Sunday, May 8, 2016

SOME EGYPTIANS WERE NATURAL BLONDES
FORENSIC MEDICINE SCIENTIST CLAIMS



SOME Egyptians were natural blondes, according to an Australian researcher, whose findings are bound to raise the eyebrows (blonde or otherwise) of many people who insist all Egyptians have always had dark hair.

There have always been a few researchers who speculated that some ancient Egyptians must have had blonde hair, based on mummies and tomb wall art.

Hitherto it has been assumed that some stylish Egyptians dyed their hair with henna or bleached it to produce auburn, ginger and red hues. 

Queen Hetepheres (photo right) has always puzzled Egyptologists with her distinctly golden-hued hair.

Many other egyptologists believed the hair had lightened during the mummification process.

But now forensic Egyptologist Janet Davey says modern DNA testing proves that the blonde locks, brows and eyelashes on the mummified remains of ancient Egyptian children were natural ... not bleached.

Dr Davey from Melbourne's Victorian Institute of Forensic Medicine bases her claim on experiments conducted with industrial chemist Alan Elliott.

Elliott prepared a quantity of synthetic natron, a kind of salt used in the mummification process to dry out the remains.

Dr Davey then took 16 hair samples and covered them in the salty powder for 40 days, the same amount of time the ancient Egyptians took to dry out the bodies with natron.

The hair samples selected were dark, with one grey and one fair specimen for comparison. They came from male and female donors aged four to 92.

Dr Davey also used hair with henna on it, given this was used as a dye by the ancient Egyptian embalmers including those who worked on Ramesses II following his death, aged 90.

When the samples were removed from the salty powder, they appeared unchanged.

To confirm this, Dr Davey called on the expertise of Gale Spring at RMIT who carried out microscope analysis ... which showed no change.

"The general public and a lot of egyptologists think that the ancient Egyptians had very dark brown or black hair," Dr Davey said. "But this shows there were fair-haired Egyptians."

She said fair-haired mummies were rare: she has seen just four in her research career. 

This was perhaps why it was widely believed that the fair locks were a result of the mummification process.

However, Dr Davey said, she was now convinced that there were blondes dotted among the ancient Egyptian population during the Graeco-Roman period, which spanned from 332 BC to around 395 AD.
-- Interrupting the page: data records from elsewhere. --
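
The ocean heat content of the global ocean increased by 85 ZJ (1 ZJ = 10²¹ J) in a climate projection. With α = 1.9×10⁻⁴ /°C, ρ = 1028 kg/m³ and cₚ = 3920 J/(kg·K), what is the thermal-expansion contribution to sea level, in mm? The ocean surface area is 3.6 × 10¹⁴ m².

Δh ≈ 11 mm

Per unit area: Q = 85×10²¹ / (3.6×10¹⁴) ≈ 2.361×10⁸ J/m²
Δh = αQ/(ρcₚ) = 1.9×10⁻⁴ × 2.361×10⁸ / (1028 × 3920) ≈ 0.011132 m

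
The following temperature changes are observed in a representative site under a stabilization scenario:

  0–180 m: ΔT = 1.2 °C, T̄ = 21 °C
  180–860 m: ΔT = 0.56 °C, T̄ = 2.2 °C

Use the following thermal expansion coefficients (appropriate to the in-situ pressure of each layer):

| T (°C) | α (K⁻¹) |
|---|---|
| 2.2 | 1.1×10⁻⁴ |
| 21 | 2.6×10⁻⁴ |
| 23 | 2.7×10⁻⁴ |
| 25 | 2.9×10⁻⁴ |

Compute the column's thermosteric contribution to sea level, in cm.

Δh ≈ 9.80 cm

Layer 1 at 21 °C → α = 2.6×10⁻⁴ K⁻¹
Layer 2 at 2.2 °C → α = 1.1×10⁻⁴ K⁻¹
2.6×10⁻⁴ × 1.2 × 180 = 0.05616 m
Layer 2: 0.56 × 680 × 1.1×10⁻⁴ = 0.041888 m
Δh = 0.05616 + 0.041888 = 0.098048 m ≈ 9.80 cm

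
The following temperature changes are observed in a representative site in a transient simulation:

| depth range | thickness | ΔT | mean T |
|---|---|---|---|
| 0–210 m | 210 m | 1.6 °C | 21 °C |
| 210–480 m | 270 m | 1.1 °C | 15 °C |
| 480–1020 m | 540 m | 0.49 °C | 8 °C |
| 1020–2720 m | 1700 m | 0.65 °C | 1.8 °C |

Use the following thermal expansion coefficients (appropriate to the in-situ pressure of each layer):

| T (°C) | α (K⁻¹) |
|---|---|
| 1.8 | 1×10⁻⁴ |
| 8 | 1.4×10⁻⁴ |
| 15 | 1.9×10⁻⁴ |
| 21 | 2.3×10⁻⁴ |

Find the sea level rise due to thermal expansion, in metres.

Layer 1 at 21 °C → α = 2.3×10⁻⁴ K⁻¹
Layer 2 at 15 °C → α = 1.9×10⁻⁴ K⁻¹
Layer 3 at 8 °C → α = 1.4×10⁻⁴ K⁻¹
Layer 4 at 1.8 °C → α = 1×10⁻⁴ K⁻¹
Layer 1: 2.3×10⁻⁴ × 1.6 × 210 = 0.07728 m
210–480 m: 270 × 1.9×10⁻⁴ × 1.1 = 0.05643 m
Layer 3: 540 × 1.4×10⁻⁴ × 0.49 = 0.037044 m
1700 × 0.65 × 1×10⁻⁴ = 0.11050 m
Δh = 0.07728 + 0.05643 + 0.037044 + 0.11050 = 0.281254 m ≈ 0.28 m

0.28 m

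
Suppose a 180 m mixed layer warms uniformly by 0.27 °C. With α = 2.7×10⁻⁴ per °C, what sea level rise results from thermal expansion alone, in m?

Δh = αΔT·H = 2.7×10⁻⁴ × 0.27 × 180 = 0.013122 m

about 0.0131 m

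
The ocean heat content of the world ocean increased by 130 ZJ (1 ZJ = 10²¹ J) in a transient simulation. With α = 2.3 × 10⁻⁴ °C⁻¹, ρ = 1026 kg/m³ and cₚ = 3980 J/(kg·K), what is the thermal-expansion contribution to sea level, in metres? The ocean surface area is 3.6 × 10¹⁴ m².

Per unit area: Q = 130×10²¹ / (3.6×10¹⁴) ≈ 3.611×10⁸ J/m²
Δh = αQ/(ρcₚ) = 2.3×10⁻⁴ × 3.611×10⁸ / (1026 × 3980) ≈ 0.020339 m

0.020 m of thermosteric rise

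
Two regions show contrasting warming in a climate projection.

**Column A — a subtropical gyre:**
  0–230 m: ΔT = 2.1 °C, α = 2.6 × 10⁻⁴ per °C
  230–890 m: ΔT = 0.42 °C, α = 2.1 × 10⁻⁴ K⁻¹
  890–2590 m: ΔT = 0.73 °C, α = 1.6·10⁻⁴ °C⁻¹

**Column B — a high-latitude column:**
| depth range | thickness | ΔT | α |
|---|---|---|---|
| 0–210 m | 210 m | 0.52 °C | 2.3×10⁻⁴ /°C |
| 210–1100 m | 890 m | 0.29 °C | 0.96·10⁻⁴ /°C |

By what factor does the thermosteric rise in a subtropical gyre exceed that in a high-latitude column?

A Layer 1: 230 × 2.1 × 2.6×10⁻⁴ = 0.12558 m
A Layer 2: 0.42 × 2.1×10⁻⁴ × 660 = 0.058212 m
A Layer 3: 1700 × 0.73 × 1.6×10⁻⁴ = 0.19856 m
A total: 0.382352 m
B 2.3×10⁻⁴ × 0.52 × 210 = 0.025116 m
B 210–1100 m: 0.96×10⁻⁴ × 0.29 × 890 = 0.0247776 m
B total: 0.0498936 m
Ratio: 0.382352 / 0.0498936 ≈ 7.663

≈ 7.66×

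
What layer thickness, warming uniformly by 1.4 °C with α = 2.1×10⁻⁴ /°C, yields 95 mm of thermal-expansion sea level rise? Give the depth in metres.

about 323 m

H = Δh/(αΔT) = 0.095 / (2.1×10⁻⁴ × 1.4) ≈ 323.1 m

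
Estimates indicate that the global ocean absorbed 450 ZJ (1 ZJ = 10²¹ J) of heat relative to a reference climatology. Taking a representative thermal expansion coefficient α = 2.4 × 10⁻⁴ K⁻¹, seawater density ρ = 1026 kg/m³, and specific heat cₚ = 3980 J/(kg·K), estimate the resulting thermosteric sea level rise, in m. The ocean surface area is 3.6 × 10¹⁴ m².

0.0735 m

Per unit area: Q = 450×10²¹ / (3.6×10¹⁴) = 1.25×10⁹ J/m²
Δh = αQ/(ρcₚ) = 2.4×10⁻⁴ × 1.25×10⁹ / (1026 × 3980) ≈ 0.073467 m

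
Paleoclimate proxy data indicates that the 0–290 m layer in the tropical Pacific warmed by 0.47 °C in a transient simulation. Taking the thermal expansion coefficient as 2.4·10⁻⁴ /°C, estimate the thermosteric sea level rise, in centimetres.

3.3 cm of thermosteric rise

Δh = αΔT·H = 2.4×10⁻⁴ × 0.47 × 290 = 0.032712 m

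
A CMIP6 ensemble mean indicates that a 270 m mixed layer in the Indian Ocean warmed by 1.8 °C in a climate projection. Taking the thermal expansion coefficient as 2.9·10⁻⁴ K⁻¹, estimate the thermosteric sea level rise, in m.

0.141 m of thermosteric rise

Δh = αΔT·H = 2.9×10⁻⁴ × 1.8 × 270 = 0.14094 m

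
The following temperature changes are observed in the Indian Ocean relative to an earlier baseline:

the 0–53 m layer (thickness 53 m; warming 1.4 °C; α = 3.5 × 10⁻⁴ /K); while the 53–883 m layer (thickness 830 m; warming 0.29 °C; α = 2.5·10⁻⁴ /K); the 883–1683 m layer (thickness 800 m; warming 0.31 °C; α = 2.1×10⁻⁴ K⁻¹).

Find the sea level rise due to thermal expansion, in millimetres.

53 × 3.5×10⁻⁴ × 1.4 = 0.02597 m
Layer 2: 2.5×10⁻⁴ × 0.29 × 830 = 0.060175 m
Layer 3: 2.1×10⁻⁴ × 800 × 0.31 = 0.05208 m
Δh = 0.02597 + 0.060175 + 0.05208 = 0.138225 m ≈ 140 mm

Δh ≈ 140 mm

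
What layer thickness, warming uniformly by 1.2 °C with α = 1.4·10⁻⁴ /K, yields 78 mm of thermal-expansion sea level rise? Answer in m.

H ≈ 464 m

H = Δh/(αΔT) = 0.078 / (1.4×10⁻⁴ × 1.2) ≈ 464.3 m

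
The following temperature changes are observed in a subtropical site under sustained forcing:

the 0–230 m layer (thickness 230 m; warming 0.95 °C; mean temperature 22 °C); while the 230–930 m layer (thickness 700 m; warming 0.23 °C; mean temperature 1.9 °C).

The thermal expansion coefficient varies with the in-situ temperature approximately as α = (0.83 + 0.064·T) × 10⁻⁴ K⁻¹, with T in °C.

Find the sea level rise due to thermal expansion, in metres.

Layer 1: α = (0.83 + 0.064×22)×10⁻⁴ = 2.238×10⁻⁴ K⁻¹
Layer 2: α = (0.83 + 0.064×1.9)×10⁻⁴ = 0.9516×10⁻⁴ K⁻¹
Layer 1: 0.95 × 2.238×10⁻⁴ × 230 = 0.0489003 m
0.9516×10⁻⁴ × 0.23 × 700 = 0.01532076 m
Δh = 0.0489003 + 0.01532076 = 0.06422106 m ≈ 0.0642 m

Δh = 0.0642 m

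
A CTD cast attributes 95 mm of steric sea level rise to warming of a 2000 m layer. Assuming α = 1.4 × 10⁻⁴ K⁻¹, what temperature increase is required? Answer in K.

ΔT = Δh/(αH) = 0.095 / (1.4×10⁻⁴ × 2000) ≈ 0.3393 K

0.339 K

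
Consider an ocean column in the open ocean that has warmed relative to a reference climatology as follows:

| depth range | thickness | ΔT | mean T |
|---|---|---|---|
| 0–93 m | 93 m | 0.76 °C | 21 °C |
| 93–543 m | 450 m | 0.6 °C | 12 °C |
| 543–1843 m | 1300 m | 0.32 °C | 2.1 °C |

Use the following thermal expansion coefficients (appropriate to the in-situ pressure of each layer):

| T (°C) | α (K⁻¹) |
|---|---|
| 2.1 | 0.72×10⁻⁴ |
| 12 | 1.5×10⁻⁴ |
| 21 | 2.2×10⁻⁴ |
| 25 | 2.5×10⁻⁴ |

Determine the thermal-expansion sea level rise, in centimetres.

Layer 1 at 21 °C → α = 2.2×10⁻⁴ K⁻¹
Layer 2 at 12 °C → α = 1.5×10⁻⁴ K⁻¹
Layer 3 at 2.1 °C → α = 0.72×10⁻⁴ K⁻¹
Layer 1: 0.76 × 93 × 2.2×10⁻⁴ = 0.0155496 m
Layer 2: 450 × 1.5×10⁻⁴ × 0.6 = 0.04050 m
543–1843 m: 0.72×10⁻⁴ × 0.32 × 1300 = 0.029952 m
Δh = 0.0155496 + 0.04050 + 0.029952 = 0.0860016 m

Δh ≈ 8.6 cm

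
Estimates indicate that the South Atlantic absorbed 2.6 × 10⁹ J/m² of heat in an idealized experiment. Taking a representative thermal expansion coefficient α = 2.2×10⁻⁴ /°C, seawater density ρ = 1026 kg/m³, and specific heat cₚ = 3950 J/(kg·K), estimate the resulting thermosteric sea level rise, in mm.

Δh = αQ/(ρcₚ) = 2.2×10⁻⁴ × 2.6×10⁹ / (1026 × 3950) ≈ 0.14114 m

Δh = 141 mm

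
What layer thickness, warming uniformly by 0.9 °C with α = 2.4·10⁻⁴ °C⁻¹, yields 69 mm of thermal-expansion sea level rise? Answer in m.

H = Δh/(αΔT) = 0.069 / (2.4×10⁻⁴ × 0.9) ≈ 319.4 m

about 320 m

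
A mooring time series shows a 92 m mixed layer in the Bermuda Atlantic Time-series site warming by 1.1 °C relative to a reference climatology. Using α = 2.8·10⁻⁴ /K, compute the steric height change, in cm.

Δh = αΔT·H = 2.8×10⁻⁴ × 1.1 × 92 = 0.028336 m

Δh ≈ 2.83 cm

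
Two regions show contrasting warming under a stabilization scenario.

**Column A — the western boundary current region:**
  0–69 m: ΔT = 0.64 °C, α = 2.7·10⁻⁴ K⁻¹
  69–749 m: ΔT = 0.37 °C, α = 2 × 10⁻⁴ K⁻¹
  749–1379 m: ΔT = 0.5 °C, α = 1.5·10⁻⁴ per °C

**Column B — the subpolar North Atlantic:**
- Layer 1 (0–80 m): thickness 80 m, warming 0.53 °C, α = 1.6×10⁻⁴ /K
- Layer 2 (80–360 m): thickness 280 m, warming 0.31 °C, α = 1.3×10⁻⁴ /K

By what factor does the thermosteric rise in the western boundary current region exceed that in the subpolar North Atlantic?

A 0–69 m: 0.64 × 69 × 2.7×10⁻⁴ = 0.0119232 m
A Layer 2: 0.37 × 2×10⁻⁴ × 680 = 0.05032 m
A Layer 3: 1.5×10⁻⁴ × 630 × 0.5 = 0.04725 m
A total: 0.1094932 m
B 80 × 0.53 × 1.6×10⁻⁴ = 0.006784 m
B 1.3×10⁻⁴ × 280 × 0.31 = 0.011284 m
B total: 0.018068 m
Ratio: 0.1094932 / 0.018068 ≈ 6.060

6.1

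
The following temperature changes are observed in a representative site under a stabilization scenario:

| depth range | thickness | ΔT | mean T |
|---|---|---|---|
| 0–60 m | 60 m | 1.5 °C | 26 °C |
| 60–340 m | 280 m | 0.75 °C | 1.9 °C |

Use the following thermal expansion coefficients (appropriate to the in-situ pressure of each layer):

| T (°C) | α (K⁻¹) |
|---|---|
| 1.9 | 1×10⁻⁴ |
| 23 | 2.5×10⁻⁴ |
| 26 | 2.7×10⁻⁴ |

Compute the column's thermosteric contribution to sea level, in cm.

Layer 1 at 26 °C → α = 2.7×10⁻⁴ K⁻¹
Layer 2 at 1.9 °C → α = 1×10⁻⁴ K⁻¹
0–60 m: 2.7×10⁻⁴ × 1.5 × 60 = 0.02430 m
60–340 m: 280 × 0.75 × 1×10⁻⁴ = 0.02100 m
Δh = 0.02430 + 0.02100 = 0.04530 m ≈ 4.5 cm

4.5 cm of thermosteric rise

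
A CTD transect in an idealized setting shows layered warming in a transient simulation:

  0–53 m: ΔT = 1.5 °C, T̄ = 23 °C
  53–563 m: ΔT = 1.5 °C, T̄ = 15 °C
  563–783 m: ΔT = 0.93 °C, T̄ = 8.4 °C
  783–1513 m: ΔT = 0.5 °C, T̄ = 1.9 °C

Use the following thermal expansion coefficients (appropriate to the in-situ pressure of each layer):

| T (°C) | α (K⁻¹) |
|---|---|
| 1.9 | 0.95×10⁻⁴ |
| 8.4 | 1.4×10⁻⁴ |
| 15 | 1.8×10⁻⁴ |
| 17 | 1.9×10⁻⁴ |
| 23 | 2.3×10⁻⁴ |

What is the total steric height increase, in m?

Layer 1 at 23 °C → α = 2.3×10⁻⁴ K⁻¹
Layer 2 at 15 °C → α = 1.8×10⁻⁴ K⁻¹
Layer 3 at 8.4 °C → α = 1.4×10⁻⁴ K⁻¹
Layer 4 at 1.9 °C → α = 0.95×10⁻⁴ K⁻¹
Layer 1: 53 × 1.5 × 2.3×10⁻⁴ = 0.018285 m
Layer 2: 1.8×10⁻⁴ × 1.5 × 510 = 0.13770 m
Layer 3: 1.4×10⁻⁴ × 220 × 0.93 = 0.028644 m
783–1513 m: 0.5 × 730 × 0.95×10⁻⁴ = 0.034675 m
Δh = 0.018285 + 0.13770 + 0.028644 + 0.034675 = 0.219304 m

0.219 m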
She said it made sense. The child mummies had fair hair because they lived during the rule of the Greeks and the Romans. This era would have brought many new genes into Egypt, via the Northern Greek and Roman soldiers as well as traders and slaves who may have had northern European genes.  

"Some ancient Egyptians could have been blue-eyed blondes or brown-eyed blondes," she said. "I wouldn't say ancient Egypt was multi-cultural like Australia today but certainly there were various mixes."